Va bene, mi direte, ma stai scegliendo tratte lunghe. Magari il raccordo ferroviario è particolarmente complesso. E sia, avviciniamoci ancora. Partiamo da Agrigento stavolta, a soli 140 km da Marsala. Durata minima… 6 ore e 33 minuti! È vero, a dorso di mulo ci si impiegherebbe di più, ma non poi così tanto di più. Saranno pure casi estremi, non discuto, ma il fatto che ci siano casi estremi come questi denuncia una gravissima carenza di infrastrutture. È mai concepibile che ci voglia lo stesso tempo per percorrere i 140 km da Agrigento a Marsala, che per gli oltre 1000 km della tratta Roma-Milano e ritorno? E non abbiamo ancora parlato delle strade. A fronte di arterie di grande scorrimento, belle e spaziose, come quelle che partono da Messina per dirigersi verso Palermo e verso Catania, la viabilità in molte zone della Sicilia sarebbe da ridisegnare e rifare daccapo.

Quindi quello che dico è che, se si vuole parlare di Grandi Opere in Sicilia, c’è un’opera grandissima da fare, modernizzare i sistemi di collegamento, prevenire il dissesto idrogeologico, mettere in sicurezza ponti e viadotti (e questo vale per gran parte d’Italia). Torniamo ora al Ponte e valutiamo i rischi incombenti. Fin dall’antichità quella zona faceva paura, tanto che alle insidie naturali si diede forma e attitudine di mostri e divinità. La corrente marina è forte? Colpa di Scilla e Cariddi. I venti impetuosi? Prendetevela con Eolo, che abita a Lipari e dintorni. La zona è altamente sismica? È Vulcano che tuona dall’Etna.
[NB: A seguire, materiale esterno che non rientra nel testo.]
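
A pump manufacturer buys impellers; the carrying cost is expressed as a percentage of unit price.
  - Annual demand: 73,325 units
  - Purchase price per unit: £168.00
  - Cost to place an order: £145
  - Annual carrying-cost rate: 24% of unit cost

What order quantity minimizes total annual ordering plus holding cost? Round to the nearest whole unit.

H = i·C = 0.24 × £168 = £40.3200 per unit-year
Q* = √(2·D·S / H) = √(2·73,325·145 / 40.32) = √527,387.2 ≈ 726.21

726 units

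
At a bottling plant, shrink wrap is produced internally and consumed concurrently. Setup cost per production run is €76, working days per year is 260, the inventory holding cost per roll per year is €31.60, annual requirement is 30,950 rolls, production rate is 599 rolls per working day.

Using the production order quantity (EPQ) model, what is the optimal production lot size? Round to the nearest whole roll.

431 rolls

d = 30,950/260 = 119.0385 rolls/day;  effective holding cost H(1 − d/p) = 31.6·(1 − 119.0385/599) = 25.32017
Q* = √(2DS / H_eff) = √(2·30,950·76 / 25.32017) ≈ 431.04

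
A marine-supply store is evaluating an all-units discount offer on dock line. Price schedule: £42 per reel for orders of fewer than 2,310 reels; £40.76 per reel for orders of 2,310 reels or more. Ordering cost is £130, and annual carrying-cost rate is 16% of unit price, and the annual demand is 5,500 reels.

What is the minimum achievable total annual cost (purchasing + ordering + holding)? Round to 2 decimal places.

£232,021.97

H₁ = 16%×£42 = £6.7200;  H₂ = 16%×£40.76 = £6.5216
EOQ₁ = √(2×5,500×130/6.7200) = 461.30  (< 2,310, feasible at tier 1)
EOQ₂ = √(2×5,500×130/6.5216) = 468.26  (< 2,310 → use Q = 2,310 at tier-2 price)
TC(tier 1 (EOQ₁), Q≈461.3) = £234,099.94
TC(tier 2, Q≈2,310.0) = £232,021.97
Minimum at tier 2: £232,021.97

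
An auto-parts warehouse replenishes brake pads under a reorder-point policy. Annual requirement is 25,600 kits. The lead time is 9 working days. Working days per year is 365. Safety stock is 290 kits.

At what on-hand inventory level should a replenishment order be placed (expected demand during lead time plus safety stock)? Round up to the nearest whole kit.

922 kits

Daily demand d = 25,600 / 365 = 70.137 kits/day
Demand during lead time = 70.137 × 9 = 631.23
Reorder point = 631.23 + 290 = 921.23 → round up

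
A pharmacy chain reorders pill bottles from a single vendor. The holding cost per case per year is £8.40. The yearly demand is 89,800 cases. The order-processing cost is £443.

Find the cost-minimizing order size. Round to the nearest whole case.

3,078 cases

EOQ = √(2DS/H) = √(2 × 89,800 × 443 / 8.4)
    = √(9,471,761.90) ≈ 3,077.62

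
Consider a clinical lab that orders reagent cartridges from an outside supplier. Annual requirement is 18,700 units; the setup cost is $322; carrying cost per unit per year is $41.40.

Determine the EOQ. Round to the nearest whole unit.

539 units

2DS/H = 2·18,700·322/41.4 = 290,888.89
EOQ = √290,888.89 ≈ 539.34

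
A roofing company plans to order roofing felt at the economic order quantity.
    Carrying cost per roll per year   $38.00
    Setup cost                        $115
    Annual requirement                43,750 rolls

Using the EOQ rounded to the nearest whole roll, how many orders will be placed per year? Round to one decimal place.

85.0 orders per year

Optimal lot size Q* = (2 × 43,750 × $115 / $38)^½ ≈ 514.59 → Q = 515
Orders per year = D/Q = 43,750 / 515 = 84.951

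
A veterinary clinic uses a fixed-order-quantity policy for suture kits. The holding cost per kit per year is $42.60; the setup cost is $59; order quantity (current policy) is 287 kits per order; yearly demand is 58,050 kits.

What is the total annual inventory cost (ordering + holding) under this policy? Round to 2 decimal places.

$18,046.72

Annual ordering cost = (D/Q)·S = (58,050/287) × 59 = $11,933.62
Annual holding cost  = (Q/2)·H = (287/2) × 42.6 = $6,113.10
Total = $11,933.62 + $6,113.10 = $18,046.72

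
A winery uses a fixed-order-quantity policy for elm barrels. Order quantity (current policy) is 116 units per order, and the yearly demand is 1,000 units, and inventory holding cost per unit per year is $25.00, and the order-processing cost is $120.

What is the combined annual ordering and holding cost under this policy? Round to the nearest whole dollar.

Annual ordering cost = (D/Q)·S = (1,000/116) × 120 = $1,034.48
Annual holding cost  = (Q/2)·H = (116/2) × 25 = $1,450.00
Total = $1,034.48 + $1,450.00 = $2,484.48

$2,484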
Non a caso il più grande terremoto dell’epoca contemporanea in Italia fu proprio quello di Messina e Reggio Calabria del 1906. Fu un evento così devastante che i generali Austriaci, presagendo la guerra imminente, suggerirono a Francesco Giuseppe di maramaldeggiare attaccandoci in quel momento critico, tanto l’Italia era prostrata dallo sforzo di soccorso alle popolazioni colpite.

Tuttavia, io non ritengo che il problema principale per la costruzione del ponte sullo Stretto siano le difficoltà insormontabili di prevenire la collera di Eolo, Vulcano, Scilla e Cariddi, Ficarra e Picone. La tecnologia è sufficientemente evoluta per contrastarli tutti efficacemente (tranne forse la zazzera di Ficarra). Il problema è di priorità politica. Pertanto la mia proposta è la seguente. Inseriamo la costruzione del ponte come ultima fase di un pacchetto complessivo di ripensamento infrastrutturale dell’Isola, subordinandolo all’attuazione delle fasi precedenti. Prima la messa in sicurezza del territorio, poi lo sviluppo di una mobilità sostenibile e degna del terzo millennio, quindi la rimozione degli ecomostri e l’eliminazione di abusi cementizi intollerabili. Infine il Ponte. Utopia? Se davvero fossimo così solleciti verso la Sicilia e i siciliani, come ostentiamo di esserlo quando proponiamo di farli comodamente transitare su un ponte che sarebbe simbolo di riscatto e modernità, no, non sarebbe un’utopia. Sarebbe solo una concreta espressione di quella unità nazionale, tanto vigorosamente proclamata, quanto spesso elusa.